Fatal Images 1989 Review
Fatal Images 1989
Directed by: Denis Devine
Starring: Lane Coyle, Angela Eads, Jeff Herbeck
Review by Luisito Joaquín González
Steve Jarvis is a perfect example of genre dedication. A fan of horror films since a young age, the ambitious author managed to do what many of us can only dream of – make his own movie. Along with his friend and director Dennis Devine, the pair launched Cinematrix films, a company that has steadily developed a decent catalogue of budget flicks. In 1990 they released Dead Girls; a credible slasher movie that underlined their talent and went on to become a favourite for collectors. I have spoken with Jarvis on various occasions and he’s an open and intelligent guy with a thorough understanding of the market. Despite his industry connections and hands-on experience behind the scenes, he remains first and foremost a fan of the category and he enjoys watching splatter flicks almost as much as he enjoys making them.
Early in 1989 Jarvis, Devine, Mike Bowler and Alan Goldstein put together the funds for a début feature. Shot on video in various locations, (including Jarvis’ home) the film sold significantly well and remains Cinematrix’s highest grossing effort.
It tells the tale of a psychopathic photographer that owns a studio in Los Angeles. In the opening, we see him slaughter an unfortunate undercover police officer, before bizarrely committing suicide in front of his camera. He had been wanted for sometime by Police, in connection with a spate of vicious mutilations across the city. After he takes his own life, detectives find piles of evidence littering his grimy apartment that relates to his path of murder.

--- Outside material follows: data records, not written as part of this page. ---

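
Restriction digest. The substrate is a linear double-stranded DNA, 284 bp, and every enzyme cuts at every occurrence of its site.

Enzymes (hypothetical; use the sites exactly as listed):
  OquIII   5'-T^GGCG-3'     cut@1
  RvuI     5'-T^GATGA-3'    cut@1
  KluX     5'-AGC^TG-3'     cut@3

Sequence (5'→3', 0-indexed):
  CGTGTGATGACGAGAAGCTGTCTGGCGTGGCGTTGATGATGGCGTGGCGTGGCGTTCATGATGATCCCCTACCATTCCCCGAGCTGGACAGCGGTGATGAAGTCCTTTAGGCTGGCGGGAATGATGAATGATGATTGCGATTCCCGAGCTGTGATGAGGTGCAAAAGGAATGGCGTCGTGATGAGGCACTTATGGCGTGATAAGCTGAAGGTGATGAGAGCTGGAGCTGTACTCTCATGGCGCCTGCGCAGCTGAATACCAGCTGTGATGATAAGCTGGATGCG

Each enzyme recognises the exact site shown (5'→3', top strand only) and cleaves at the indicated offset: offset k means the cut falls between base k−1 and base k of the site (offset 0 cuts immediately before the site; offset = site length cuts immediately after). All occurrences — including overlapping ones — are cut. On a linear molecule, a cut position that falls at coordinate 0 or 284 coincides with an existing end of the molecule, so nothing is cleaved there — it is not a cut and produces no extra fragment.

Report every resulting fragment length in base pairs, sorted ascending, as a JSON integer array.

Scan for sites:
  OquIII TGGCG/1: at [22, 27, 39, 44, 49, 112, 170, 192, 237] ⇒ [23, 28, 40, 45, 50, 113, 171, 193, 238]
  RvuI TGATGA/1: at [4, 33, 58, 94, 121, 128, 151, 178, 211, 265] ⇒ [5, 34, 59, 95, 122, 129, 152, 179, 212, 266]
  KluX AGCTG/3: at [15, 81, 146, 202, 218, 224, 249, 260, 273] ⇒ [18, 84, 149, 205, 221, 227, 252, 263, 276]

Pooled cuts: [5, 18, 23, 28, 34, 40, 45, 50, 59, 84, 95, 113, 122, 129, 149, 152, 171, 179, 193, 205, 212, 221, 227, 238, 252, 263, 266, 276]

Fragment lengths:
  [0,5): 5 bp
  [5,18): 13 bp
  [18,23): 5 bp
  [23,28): 5 bp
  [28,34): 6 bp
  [34,40): 6 bp
  [40,45): 5 bp
  [45,50): 5 bp
  [50,59): 9 bp
  [59,84): 25 bp
  [84,95): 11 bp
  [95,113): 18 bp
  [113,122): 9 bp
  [122,129): 7 bp
  [129,149): 20 bp
  [149,152): 3 bp
  [152,171): 19 bp
  [171,179): 8 bp
  [179,193): 14 bp
  [193,205): 12 bp
  [205,212): 7 bp
  [212,221): 9 bp
  [221,227): 6 bp
  [227,238): 11 bp
  [238,252): 14 bp
  [252,263): 11 bp
  [263,266): 3 bp
  [266,276): 10 bp
  [276,284): 8 bp

[3,3,5,5,5,5,5,6,6,6,7,7,8,8,9,9,9,10,11,11,11,12,13,14,14,18,19,20,25]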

Next up we meet Amy Stuart, a bubbly fashion photographer that uncovers the bargain of her life whilst in a small back-alley pawn store. She finds a V-Deluxe camera lying on the dust-covered shelves and after some extensive haggling with the cocky store proprietor, she manages to pick it up for a budget price. Things are not all as they seem however, as her bargain-buy used to belong to the maniac from the prologue and somewhat mystically his spirit has possessed the appliance. Before long, the malevolent killer has returned from beyond the grave and he begins methodically slaughtering the models that Amy captures on film in numerous gruesome ways. The Police are baffled and at first believe that it’s a copycat killer, but with an almost identical modus operandi, they soon realise that they are up against something far more sinister. With the body count rising, how can Amy stop someone that’s already dead?

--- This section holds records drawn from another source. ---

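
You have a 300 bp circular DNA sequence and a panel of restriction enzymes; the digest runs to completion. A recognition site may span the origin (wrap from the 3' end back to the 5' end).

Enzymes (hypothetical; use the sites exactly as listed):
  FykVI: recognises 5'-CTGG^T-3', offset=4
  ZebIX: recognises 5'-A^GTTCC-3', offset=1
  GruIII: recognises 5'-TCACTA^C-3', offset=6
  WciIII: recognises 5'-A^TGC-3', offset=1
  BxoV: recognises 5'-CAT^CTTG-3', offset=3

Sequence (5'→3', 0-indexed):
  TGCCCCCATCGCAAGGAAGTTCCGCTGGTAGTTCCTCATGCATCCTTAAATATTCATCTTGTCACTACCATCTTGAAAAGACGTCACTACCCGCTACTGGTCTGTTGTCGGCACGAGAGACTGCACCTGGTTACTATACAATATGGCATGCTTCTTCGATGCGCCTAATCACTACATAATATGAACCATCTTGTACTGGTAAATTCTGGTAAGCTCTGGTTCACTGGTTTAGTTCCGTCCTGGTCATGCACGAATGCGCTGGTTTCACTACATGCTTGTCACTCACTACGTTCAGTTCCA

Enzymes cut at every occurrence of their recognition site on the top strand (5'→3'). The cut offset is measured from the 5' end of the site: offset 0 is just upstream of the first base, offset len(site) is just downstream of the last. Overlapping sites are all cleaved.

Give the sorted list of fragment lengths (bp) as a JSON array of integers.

Site scan:
  FykVI CTGGT/4: at [24, 96, 126, 195, 205, 215, 223, 239, 258] ⇒ [28, 100, 130, 199, 209, 219, 227, 243, 262]
  ZebIX AGTTCC/1: at [17, 29, 230, 293] ⇒ [18, 30, 231, 294]
  GruIII TCACTAC/6: at [61, 83, 168, 264, 282] ⇒ [67, 89, 174, 270, 288]
  WciIII ATGC/1: at [37, 147, 158, 245, 253, 271, 299] ⇒ [0, 38, 148, 159, 246, 254, 272]
  BxoV CATCTTG/3: at [54, 68, 186] ⇒ [57, 71, 189]

Pooled cuts: [0, 18, 28, 30, 38, 57, 67, 71, 89, 100, 130, 148, 159, 174, 189, 199, 209, 219, 227, 231, 243, 246, 254, 262, 270, 272, 288, 294]

Fragment lengths:
  0→18: 18 bp
  18→28: 10 bp
  28→30: 2 bp
  30→38: 8 bp
  38→57: 19 bp
  57→67: 10 bp
  67→71: 4 bp
  71→89: 18 bp
  89→100: 11 bp
  100→130: 30 bp
  130→148: 18 bp
  148→159: 11 bp
  159→174: 15 bp
  174→189: 15 bp
  189→199: 10 bp
  199→209: 10 bp
  209→219: 10 bp
  219→227: 8 bp
  227→231: 4 bp
  231→243: 12 bp
  243→246: 3 bp
  246→254: 8 bp
  254→262: 8 bp
  262→270: 8 bp
  270→272: 2 bp
  272→288: 16 bp
  288→294: 6 bp
  294→0 (wrap): 300-294+0 = 6 bp

[2,2,3,4,4,6,6,8,8,8,8,8,10,10,10,10,10,11,11,12,15,15,16,18,18,18,19,30]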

Cinematrix films always bring to the fore an inviting level of creativity. Whilst Dead Girls boasted a compelling mystery with more twists than a chubby checker convention, Bloodstream took a standard slasher synopsis and injected some complex social issues to create an authentic juxtaposition. Fatal Images in no different in that respect, and for the most part, the plot adds invention to the standard slasher template. The idea of a mystic psycho has been attempted many times post-Halloween, but rarely has the plot been handled successfully. Ulli Lommel’s The Boogeyman was a decent entry, but efforts like Girl’s School Screamers and The Outing have failed to build on the obvious possibilities. Fatal Images captures the imagination with an inventive synopsis and a supernatural sheen.

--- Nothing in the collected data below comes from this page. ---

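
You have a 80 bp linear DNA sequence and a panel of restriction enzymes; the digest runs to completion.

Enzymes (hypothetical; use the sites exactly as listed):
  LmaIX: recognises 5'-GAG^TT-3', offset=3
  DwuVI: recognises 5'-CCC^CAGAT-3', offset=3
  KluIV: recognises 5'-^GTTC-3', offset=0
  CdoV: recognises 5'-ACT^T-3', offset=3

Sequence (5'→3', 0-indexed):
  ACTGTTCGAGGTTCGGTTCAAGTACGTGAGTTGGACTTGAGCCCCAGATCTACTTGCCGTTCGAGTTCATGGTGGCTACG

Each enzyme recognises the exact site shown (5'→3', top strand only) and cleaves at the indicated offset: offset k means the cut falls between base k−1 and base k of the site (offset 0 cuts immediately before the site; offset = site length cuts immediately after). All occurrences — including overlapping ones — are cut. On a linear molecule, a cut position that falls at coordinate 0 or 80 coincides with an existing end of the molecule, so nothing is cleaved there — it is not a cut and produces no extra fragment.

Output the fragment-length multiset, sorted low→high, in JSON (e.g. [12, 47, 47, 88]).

[1,3,4,5,6,7,7,7,10,15,15]

Site scan:
  LmaIX (GAGTT, off=3): starts [27, 62] → cuts [30, 65]
  DwuVI (CCCCAGAT, off=3): starts [41] → cuts [44]
  KluIV (GTTC, off=0): starts [3, 10, 15, 58, 64] → cuts [3, 10, 15, 58, 64]
  CdoV (ACTT, off=3): starts [34, 51] → cuts [37, 54]

All cut coordinates (distinct, sorted): [3, 10, 15, 30, 37, 44, 54, 58, 64, 65]

Fragment lengths:
  [0,3): 3 bp
  [3,10): 7 bp
  [10,15): 5 bp
  [15,30): 15 bp
  [30,37): 7 bp
  [37,44): 7 bp
  [44,54): 10 bp
  [54,58): 4 bp
  [58,64): 6 bp
  [64,65): 1 bp
  [65,80): 15 bp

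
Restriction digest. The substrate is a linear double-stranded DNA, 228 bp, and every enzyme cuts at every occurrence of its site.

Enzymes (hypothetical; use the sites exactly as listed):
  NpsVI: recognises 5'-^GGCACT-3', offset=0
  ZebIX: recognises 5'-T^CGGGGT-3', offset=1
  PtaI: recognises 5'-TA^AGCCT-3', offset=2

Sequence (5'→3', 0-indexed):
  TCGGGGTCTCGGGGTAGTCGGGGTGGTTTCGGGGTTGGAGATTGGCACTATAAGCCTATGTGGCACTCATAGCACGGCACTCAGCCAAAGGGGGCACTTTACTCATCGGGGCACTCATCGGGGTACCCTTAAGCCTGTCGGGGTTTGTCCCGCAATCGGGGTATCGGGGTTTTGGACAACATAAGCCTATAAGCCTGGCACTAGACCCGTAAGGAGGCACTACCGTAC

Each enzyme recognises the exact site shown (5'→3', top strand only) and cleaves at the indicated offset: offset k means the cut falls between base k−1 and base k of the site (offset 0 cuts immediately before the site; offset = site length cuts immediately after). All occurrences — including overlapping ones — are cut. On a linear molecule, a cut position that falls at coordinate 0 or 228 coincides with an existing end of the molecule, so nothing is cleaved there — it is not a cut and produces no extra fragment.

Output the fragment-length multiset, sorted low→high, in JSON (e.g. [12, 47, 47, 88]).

[1,5,7,8,8,8,9,9,9,9,11,13,13,14,14,17,17,18,19,19]

Site scan:
  NpsVI (GGCACT, off=0): starts [43, 61, 75, 92, 109, 196, 215] → cuts [43, 61, 75, 92, 109, 196, 215]
  ZebIX (TCGGGGT, off=1): starts [0, 8, 17, 28, 117, 137, 155, 163] → cuts [1, 9, 18, 29, 118, 138, 156, 164]
  PtaI (TAAGCCT, off=2): starts [50, 129, 181, 189] → cuts [52, 131, 183, 191]

Pooled cuts: [1, 9, 18, 29, 43, 52, 61, 75, 92, 109, 118, 131, 138, 156, 164, 183, 191, 196, 215]

Fragments:
  [0,1): 1 bp
  [1,9): 8 bp
  [9,18): 9 bp
  [18,29): 11 bp
  [29,43): 14 bp
  [43,52): 9 bp
  [52,61): 9 bp
  [61,75): 14 bp
  [75,92): 17 bp
  [92,109): 17 bp
  [109,118): 9 bp
  [118,131): 13 bp
  [131,138): 7 bp
  [138,156): 18 bp
  [156,164): 8 bp
  [164,183): 19 bp
  [183,191): 8 bp
  [191,196): 5 bp
  [196,215): 19 bp
  [215,228): 13 bp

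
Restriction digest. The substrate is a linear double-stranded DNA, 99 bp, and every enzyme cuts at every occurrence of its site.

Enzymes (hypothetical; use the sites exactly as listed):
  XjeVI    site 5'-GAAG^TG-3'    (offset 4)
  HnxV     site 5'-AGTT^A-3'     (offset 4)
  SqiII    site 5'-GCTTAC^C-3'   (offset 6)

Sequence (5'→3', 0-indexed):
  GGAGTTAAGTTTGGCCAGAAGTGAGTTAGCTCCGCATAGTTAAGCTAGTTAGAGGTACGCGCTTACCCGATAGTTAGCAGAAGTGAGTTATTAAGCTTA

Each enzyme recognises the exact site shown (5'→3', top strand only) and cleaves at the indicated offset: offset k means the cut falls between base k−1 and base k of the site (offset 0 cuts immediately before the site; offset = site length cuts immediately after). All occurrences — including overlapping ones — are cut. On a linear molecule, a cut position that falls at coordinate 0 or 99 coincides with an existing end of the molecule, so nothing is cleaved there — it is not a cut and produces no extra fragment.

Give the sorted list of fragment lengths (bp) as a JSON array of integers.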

Movies filmed on such a low budget rarely manage to escape the clutches of mediocrity, but Fatal Images does at least provide a few quirky thrills. There’s some decent gore on offer courtesy of Gabe Bartalos and Devine shows visionary flair with a few ambitious set pieces. Jarvis’ script successfully mixes everything from slasher platitudes to satanic ritualistic influences and the haunted camera idea was something of a novelty and a pre-cursor to the Project Zero survival horror franchise on the Playstation. Perhaps more importantly, the film keeps you interested and it’s worth staying tuned for the final pay-off.
I am not going to bring up the quality of the performances, simply because you will rarely find a hidden gem or a Robert De Niro on such minuscule funding. I feel compelled however to mention the actor playing the chief detective, because his bizarre characterisation produced some inadvertent humour. At one point, he tells his junior accomplice not to arrest the only possible link to the spate of murders and he says, “Never approach a suspect. Wait until the suspect approaches you!” (Since when has a serial killer made contact with the person that’s trying to lock him up for the rest of his life? And how many people are supposed to be killed whilst the Cops wait for such an approach?). He then blows his head off with a hand gun for *no* significant reason that I can recollect, signalling the unfortunate loss of a brilliant unintentional comic relief character. With that said though, there’s very little here to criticise and for the most part Devine’s slasher hits the right switches and sustains the exuberant momentum.
Fatal Images deserves recognition for its adventurous approach and fans of budget slashers will lap up the faithful use of genre clichés and the heavy eighties feel. The movie never takes itself too seriously and it delivers a new slant on the traditional formula. It reminded me in many ways of David Prior’s Sledgehammer, which is no mean feat. Although cinematically the films are completely different, I noticed a subtle similarity, especially with the supernatural ingredients. All in all it’s an enjoyable début and a decent introduction to the work of the Cinematrix group.